Travel To The Stars - Myth Or Reality - Alternative View

Travel To The Stars - Myth Or Reality - Alternative View
Travel To The Stars - Myth Or Reality - Alternative View

Video: Travel To The Stars - Myth Or Reality - Alternative View

Video: Travel To The Stars - Myth Or Reality - Alternative View
Video: chris carter drsharnael understanding the stars 2024, May
Anonim

George Washington University and the Cu-faj television channel organized a symposium where scientists discussed the possibility of interstellar travel. During the symposium, scientists agreed that we will soon be able to reach distant stars, but confirmed the fact that the concept of "soon" has no meaning in the context of space.

The statement is based on the fact that the journey to the stars will be faster than the speed of light (300,000 km / s). This is the maximum speed we know, but far from sufficient to travel to the stars. Our closest stellar neighbor, Proxima Centauri, is 4.2 light years distant. There is an assumption that this problem can be solved with the help of the so-called "bending" of space-time, this will make it possible to travel in outer space with the same amount of time as traveling from one city to another on an ordinary plane.

One way is called "speed distortion", which suggests that we could move faster than the speed of light in space-time if we change its shape. NASA likened this mode of walking to a moving sidewalk: a person walking at a given speed will move faster if they walk on a simultaneously moving walkway (an example would be a person walking on a moving escalator). Another way to change the shape of spacetime is to collect a huge amount of energy - like all stars - to create a passage, or "wormhole", connecting two points that were once separated. Imagine that you want to get from one edge of the carpet to the other, but instead of taking the usual steps to the other end, you use a hook to pull the opposite end towards you, and then just step on it.

But this is all that science can explain in theory, but does not know how to confirm it in practice. These theories are not proven and controversial, science does not seek to explain them, and the technologies necessary to implement such a thing are not being developed.

Ralph Meknath, Chief Scientist of the Johns Hopkins Division of Space Research at the Applied Physics Laboratory, USA, decided to test the limits of the real world. He leads a team of scientists entrusted by NASA to send a spacecraft weighing about 700 kg, which is powered by nuclear generators, into interstellar space 150 billion kilometers from Earth. To cover such a huge distance, the spacecraft will need more than one light-year (63 Earth years), but this will test the limitations of modern technology.

NASA scientists are confident that greater distance will no longer be a problem for traveling to distant worlds, thanks to the "laser sail energy" developed by Henry M. Harris.

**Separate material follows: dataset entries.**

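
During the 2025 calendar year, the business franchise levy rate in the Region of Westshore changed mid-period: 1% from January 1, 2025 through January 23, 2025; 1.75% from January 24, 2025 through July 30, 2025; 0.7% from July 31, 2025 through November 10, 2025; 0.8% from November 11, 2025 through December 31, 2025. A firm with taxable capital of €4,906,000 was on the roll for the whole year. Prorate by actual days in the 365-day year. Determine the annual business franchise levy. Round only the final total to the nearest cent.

€62,487.65

January 1 – January 23, 2025: 23 days at 1% → €4,906,000 × 1% × 23/365 = €3,091.4521
January 24 – July 30, 2025: 188 days at 1.75% → €4,906,000 × 1.75% × 188/365 = €44,221.2055
July 31 – November 10, 2025: 103 days at 0.7% → €4,906,000 × 0.7% × 103/365 = €9,691.0301
November 11 – December 31, 2025: 51 days at 0.8% → €4,906,000 × 0.8% × 51/365 = €5,483.9671
Total = €62,487.6548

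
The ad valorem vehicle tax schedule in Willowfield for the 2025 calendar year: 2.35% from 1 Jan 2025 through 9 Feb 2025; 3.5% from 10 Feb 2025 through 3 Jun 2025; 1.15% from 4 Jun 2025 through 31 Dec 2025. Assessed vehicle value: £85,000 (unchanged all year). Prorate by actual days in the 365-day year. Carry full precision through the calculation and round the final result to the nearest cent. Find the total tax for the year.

1 Jan – 9 Feb 2025: 40 days at 2.35% → £85,000 × 2.35% × 40/365 = £218.9041
10 Feb – 3 Jun 2025: 114 days at 3.5% → £85,000 × 3.5% × 114/365 = £929.1781
4 Jun – 31 Dec 2025: 211 days at 1.15% → £85,000 × 1.15% × 211/365 = £565.0753
Total = £1,713.1575

£1,713.16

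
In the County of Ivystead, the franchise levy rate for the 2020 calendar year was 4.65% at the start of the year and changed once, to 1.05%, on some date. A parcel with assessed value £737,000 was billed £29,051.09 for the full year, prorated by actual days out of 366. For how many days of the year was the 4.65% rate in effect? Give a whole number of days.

Let d = days at the first rate; then 366 − d days at the second rate.
£737,000 × [4.65%·d + 1.05%·(366−d)] / 366 = £29,051.09
Solving gives d = 294, so the new rate took effect on October 21, 2020.

294 days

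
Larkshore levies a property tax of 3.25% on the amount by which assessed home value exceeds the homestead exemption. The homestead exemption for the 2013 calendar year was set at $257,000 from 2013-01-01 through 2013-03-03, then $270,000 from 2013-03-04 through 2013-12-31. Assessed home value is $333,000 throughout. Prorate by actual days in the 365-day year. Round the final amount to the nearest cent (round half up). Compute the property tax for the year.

2013-01-01 to 2013-03-03: 62 days, exemption $257,000 → ($333,000 − $257,000) × 3.25% × 62/365 = $419.5616
2013-03-04 to 2013-12-31: 303 days, exemption $270,000 → ($333,000 − $270,000) × 3.25% × 303/365 = $1,699.7055
Total = $2,119.2671

$2,119.27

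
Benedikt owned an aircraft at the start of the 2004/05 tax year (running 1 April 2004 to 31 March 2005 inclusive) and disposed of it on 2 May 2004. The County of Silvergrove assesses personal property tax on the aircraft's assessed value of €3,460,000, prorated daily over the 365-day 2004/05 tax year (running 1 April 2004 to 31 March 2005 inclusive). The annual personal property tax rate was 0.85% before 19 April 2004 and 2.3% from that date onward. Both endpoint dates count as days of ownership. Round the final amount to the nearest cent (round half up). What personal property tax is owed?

1 April – 18 April 2004: 18 days at 0.85% → €3,460,000 × 0.85% × 18/365 = €1,450.3562
19 April – 2 May 2004: 14 days at 2.3% → €3,460,000 × 2.3% × 14/365 = €3,052.3836
Total = €4,502.7397

€4,502.74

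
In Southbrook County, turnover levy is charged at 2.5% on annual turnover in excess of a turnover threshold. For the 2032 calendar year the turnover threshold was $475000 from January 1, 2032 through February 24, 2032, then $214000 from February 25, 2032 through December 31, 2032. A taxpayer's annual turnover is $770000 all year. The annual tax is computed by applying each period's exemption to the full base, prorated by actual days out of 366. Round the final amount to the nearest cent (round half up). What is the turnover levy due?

$12919.47

January 1 – February 24, 2032: 55 days, exemption $475000 → ($770000 − $475000) × 2.5% × 55/366 = $1108.2650
February 25 – December 31, 2032: 311 days, exemption $214000 → ($770000 − $214000) × 2.5% × 311/366 = $11811.2022
Total = $12919.4672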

According to the scientist, using his concept will reduce the travel time to Proxima Centauri from 400 centuries to just 40 years. The use of carbon materials that are lightweight and resistant to high temperatures will allow ships to be guided towards the stars using the energy of a giant laser. Harris believes that in this way a person can reach Jupiter's orbit within eight hours and at the same time at a speed ten times slower than the speed of light. Thus, it is clear that interstellar travel is not a myth, but quite feasible theories, but currently impossible, due to the lack of technologies for manufacturing such spaceships. The question remains: will it always be this way?

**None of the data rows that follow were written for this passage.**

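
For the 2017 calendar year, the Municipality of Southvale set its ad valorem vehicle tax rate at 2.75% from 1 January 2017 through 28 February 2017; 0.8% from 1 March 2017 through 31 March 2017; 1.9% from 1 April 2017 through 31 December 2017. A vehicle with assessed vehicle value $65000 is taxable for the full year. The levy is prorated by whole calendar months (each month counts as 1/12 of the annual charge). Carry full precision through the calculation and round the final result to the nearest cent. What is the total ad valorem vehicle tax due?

$1267.50

1 January – 28 February 2017: 2 months at 2.75% → $65000 × 2.75% × 2/12 = $297.9167
1 March – 31 March 2017: 1 month at 0.8% → $65000 × 0.8% × 1/12 = $43.3333
1 April – 31 December 2017: 9 months at 1.9% → $65000 × 1.9% × 9/12 = $926.2500
Total = $1267.5000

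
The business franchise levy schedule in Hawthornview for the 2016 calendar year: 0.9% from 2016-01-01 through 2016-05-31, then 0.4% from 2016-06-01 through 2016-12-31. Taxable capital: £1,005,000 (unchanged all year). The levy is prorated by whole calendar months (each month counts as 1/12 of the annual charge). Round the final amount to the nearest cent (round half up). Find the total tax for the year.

2016-01-01 to 2016-05-31: 5 months at 0.9% → £1,005,000 × 0.9% × 5/12 = £3,768.7500
2016-06-01 to 2016-12-31: 7 months at 0.4% → £1,005,000 × 0.4% × 7/12 = £2,345.0000
Total = £6,113.7500

£6,113.75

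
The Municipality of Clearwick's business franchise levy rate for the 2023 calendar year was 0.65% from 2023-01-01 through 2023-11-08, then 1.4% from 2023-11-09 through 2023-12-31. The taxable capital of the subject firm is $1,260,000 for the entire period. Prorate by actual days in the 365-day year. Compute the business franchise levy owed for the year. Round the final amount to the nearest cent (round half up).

$9,562.19

2023-01-01 to 2023-11-08: 312 days at 0.65% → $1,260,000 × 0.65% × 312/365 = $7,000.7671
2023-11-09 to 2023-12-31: 53 days at 1.4% → $1,260,000 × 1.4% × 53/365 = $2,561.4247
Total = $9,562.1918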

In terms of whether UFOs exist, or whether someone else is able to cover such great distances, Peter Starik, a physicist at Stanford University, believes that scientists are unofficially willing to show confidence in certain reports of UFOs as ships of living things. If UFOs are real, then this really confirms the fact that travel among the stars is possible. For the Earth, this will be possible in 100 thousand or millions of years, but some scientists believe so. If we look at the age of the universe, we see that the time it takes to achieve modern technology is no more than a moment. There is still a lot of time for the development of future technologies, despite the fact that for us, earthlings, thousands of years will pass in the world of space, it will still be the same moment!